Viktor Misiano
Lecture
LECTURE
22 July 1995
Spazio Culturale Antonio Ratti
Starting from his own experience as a curator, Viktor Misiano recounts the frustration and difficulties of the Russian art scene after the end of the Soviet Union. The transformation of references, institutions and audiences forced artists to seek alternative paths, coming to terms with their own disillusion. If for some, such as Alexander Brener and Oleg Kulik, the solution was to create brutal, almost a-logical and pre-discursive performances, for others, such as Misiano himself, it was instead a matter of breaking out of the boundaries traditionally attributed to art, weaving articulated and interdisciplinary dialogues.
Viktor Misiano is a theorist and curator.
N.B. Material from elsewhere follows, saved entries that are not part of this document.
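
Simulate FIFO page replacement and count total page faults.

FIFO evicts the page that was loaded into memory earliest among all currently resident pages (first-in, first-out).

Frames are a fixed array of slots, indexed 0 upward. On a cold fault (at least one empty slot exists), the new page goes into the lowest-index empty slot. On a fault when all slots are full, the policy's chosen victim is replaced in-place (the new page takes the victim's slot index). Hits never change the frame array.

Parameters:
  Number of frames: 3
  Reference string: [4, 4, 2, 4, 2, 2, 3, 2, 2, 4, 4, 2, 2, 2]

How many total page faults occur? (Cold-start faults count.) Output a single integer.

Step 0: ref 4 → FAULT, frames=[4,-,-]
Step 1: ref 4 → HIT, frames=[4,-,-]
Step 2: ref 2 → FAULT, frames=[4,2,-]
Step 3: ref 4 → HIT, frames=[4,2,-]
Step 4: ref 2 → HIT, frames=[4,2,-]
Step 5: ref 2 → HIT, frames=[4,2,-]
Step 6: ref 3 → FAULT, frames=[4,2,3]
Step 7: ref 2 → HIT, frames=[4,2,3]
Step 8: ref 2 → HIT, frames=[4,2,3]
Step 9: ref 4 → HIT, frames=[4,2,3]
Step 10: ref 4 → HIT, frames=[4,2,3]
Step 11: ref 2 → HIT, frames=[4,2,3]
Step 12: ref 2 → HIT, frames=[4,2,3]
Step 13: ref 2 → HIT, frames=[4,2,3]
Total faults: 3

Answer: 3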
He curated the Russian pavilion at the Venice Biennale in 1995, 2003 and 2005 and Manifesta I in Rotterdam in 1996. He is founder and editor of Khudozhestvenny zhurnal (Moscow Art Magazine) and Manifesta Journal: Journal of Contemporary Curatorship. Misiano has collaborated with numerous art magazines, including Flash Art, Art Magazine, Kunstforum, Journal of Art, and has lectured at many institutions including the Royal College of Art (London, UK) and the School of Visual Arts (New York City, USA).